Berita Tarakan Terkini

Talkshow Tribun Kaltara: Masyarakat Sehat, Pelaku UMKM di Tarakan Bangkit: Ini Penjelasan Margiyono

Penulis: Andi Pausiah
Editor: Junisah
Dr. Margiyono, salah seorang pembicara dalam Talkshow Tribun Kaltara Series ikut membahas persoalan kondisi ekonomi di Kota Tarakan.

TRIBUNKALTARA.COM, TARAKAN - Talkshow Tribun Kaltara Series: Masyarakat Sehat, Pelaku UMKM di Kota Tarakan Bangkit yang digelar Kamis (9/9/2021) kemarin, turut menghadirkan pakar ekonomi dari kalangan akademisi.

Di kesempatan itu, Dr. Margiyono, menyampaikan materi mengannai Salus Populi di Tengah Pandemi Covid-19. Ada empat komponen yang dibahas oleh pria yang saat ini aktif tercatat sebagai salah seorang dosen pengajar di Fakultas Ekonomi Universitas Borneo Tarakan (UBT).

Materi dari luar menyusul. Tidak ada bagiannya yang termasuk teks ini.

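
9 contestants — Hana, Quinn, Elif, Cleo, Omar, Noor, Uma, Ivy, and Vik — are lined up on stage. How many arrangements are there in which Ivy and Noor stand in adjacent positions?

80640

Treat {Ivy, Noor} as a single unit. There are 8 units to order, and the pair itself can be ordered 2 ways.
So the count is 2·(8)! = 80640.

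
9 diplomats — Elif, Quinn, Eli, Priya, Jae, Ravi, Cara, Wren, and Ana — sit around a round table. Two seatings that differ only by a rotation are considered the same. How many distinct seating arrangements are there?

Around a circle, 9 distinct people have 9!/9 = (8)! = 40320 rotationally distinct seatings.

40320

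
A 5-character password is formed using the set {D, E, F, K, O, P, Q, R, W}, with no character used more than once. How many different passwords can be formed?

15120

With no repetition, fill the 5 characters in order: 9 choices, then 8, down to 5.
That product is 9 × 8 × 7 × 6 × 5 = 15120.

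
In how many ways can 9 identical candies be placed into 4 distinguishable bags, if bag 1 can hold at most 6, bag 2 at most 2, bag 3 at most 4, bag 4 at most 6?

85

By stars and bars, unrestricted non-negative solutions to x_1+…+x_4 = 9 number C(9+3,3) = 220.
Subtract solutions that violate a single cap (substitute x_i' = x_i − (cap_i+1)): x_1 ≥ 7 gives C(5,3) = 10; x_2 ≥ 3 gives C(9,3) = 84; x_3 ≥ 5 gives C(7,3) = 35; x_4 ≥ 7 gives C(5,3) = 10. Together 139.
Add back pairs where two caps are both exceeded: 0 + 0 + 0 + 4 + 0 + 0 = 4.
By inclusion–exclusion the count is 220 − 139 + 4 = 85.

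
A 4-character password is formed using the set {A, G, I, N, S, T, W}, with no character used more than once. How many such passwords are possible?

Choose and order 4 of the 7 symbols: the first character has 7 options, the next 6, then 5, 4.
That product is 7 × 6 × 5 × 4 = 840.

840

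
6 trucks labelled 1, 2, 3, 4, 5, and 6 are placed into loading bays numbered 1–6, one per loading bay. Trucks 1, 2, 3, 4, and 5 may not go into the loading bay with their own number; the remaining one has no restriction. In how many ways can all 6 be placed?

309

Let Aᵢ (for 1 ≤ i ≤ 5) be the placements that put truck i in its forbidden loading bay. Any j of these fix j positions, leaving (6−j)! ways to fill the rest, and there are C(5,j) ways to pick which j.
By inclusion–exclusion, the number of valid placements is Σ_{j=0}^{5} (−1)^j C(5,j)·(6−j)!.
Computing: 720 − 600 + 240 − 60 + 10 − 1 = 309.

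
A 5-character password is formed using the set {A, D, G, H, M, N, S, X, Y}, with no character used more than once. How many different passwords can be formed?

With no repetition, fill the 5 characters in order: 9 choices, then 8, down to 5.
That product is 9 × 8 × 7 × 6 × 5 = 15120.

15120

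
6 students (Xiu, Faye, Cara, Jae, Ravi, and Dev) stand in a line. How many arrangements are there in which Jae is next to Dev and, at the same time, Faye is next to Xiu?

96

Treat {Jae,Dev} as one block (2 orders) and {Faye,Xiu} as another (2 orders).
That leaves 4 units to arrange: 2 × 2 × 4! = 4 × 24 = 96.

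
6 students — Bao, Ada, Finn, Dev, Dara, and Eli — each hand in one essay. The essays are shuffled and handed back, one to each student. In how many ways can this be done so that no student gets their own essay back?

265

Count assignments avoiding every fixed point. For any j of the 6 students fixed to their own essay, the other 6−j can be arranged in (6−j)! ways.
By inclusion–exclusion this is Σ_{j=0}^{6} (−1)^j C(6,j)·(6−j)!.
Computing: 720 − 720 + 360 − 120 + 30 − 6 + 1 = 265.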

Empat pokok bahasan yang disampaikan di antaranya pertama konsep kesehatan dan ekonomi, kedua profil ekonomi dan UMKM Tarakan, ketiga kendala pengembangan dan terakhir keempat yakni strategi dan optimalisasi social culture.

Dalam mitologi Yunani, “salus” digambarkan sebagai dewi keselamatan, kesejahteraan, kesehatan dan juga kemakmuran.

Diktum “Solus Populi Suprema Lex Est” dikenalkan oleh Markus Tullius Cicero, untuk menyatakan pentingnya keselamatan public di atas segalanya. Dalam beberapa decade terakhir, istilah solus populi adalah keselamatan masyarakat adalah hukum tertinggi.

Baca juga: Talkshow Tribun Kaltara Series: Masyarakat Sehat, Pelaku UMKM di Kota Tarakan Bangkit, Ini Hasilnya

Termasuk pula apa yang saat ini tengah dilakukan Pemeritah Kota Tarakan masa pandemi. Bagaimana menangani dan memenuhi prinsip kesehatan dan ekonomi harus seimbang. Dari sisi kesehatan, ada upaya penambahan bed atau tempat tidur pasien. Ini salah satu bagian impelementasi pemerintah dalam hal penanganan.

Muaranya adalah ada terjadi peningkatan kesehatan dan nanti berdampak pada peningkatan daya tahan masyarakat terhadap produksi. Karena lanjutnya, kesehatan masyarakat bukan hanya dikonsumsi melainkan juga diproduksi.

Karena itu lanjutnya, jika membandingkan pertumbuhan ekonomi Tarakan dan Kaltara secara umum, selalu berada di atas dann memiliki kekuatan ekonomi yang lebih baik.

Baca juga: Pelaku UMKM Tarakan Bangkit, Beralih Menuju Digital Marketing, Terapkan Prinsip ‘Bisnis Langit’

“Karena posisinya lebih elastis dari yang lain. Sektor yang ada di Tarakan lebih elastis yaitu jasa. Karena beberapa kebijakan terkait Covid-19, dibanding beberapa tahun lalu, mengalami persoalan serius terutama di sektor transportasi dan perhotelan serta akomodasi,” jelasnya.

Mereka yang dijabarkannya adalah sektor yang cukup mengalami pukulan. Sektor perhotelan, transportasi misalnya, mengalami pertumbuhan negatif yakni di angka 10 persen.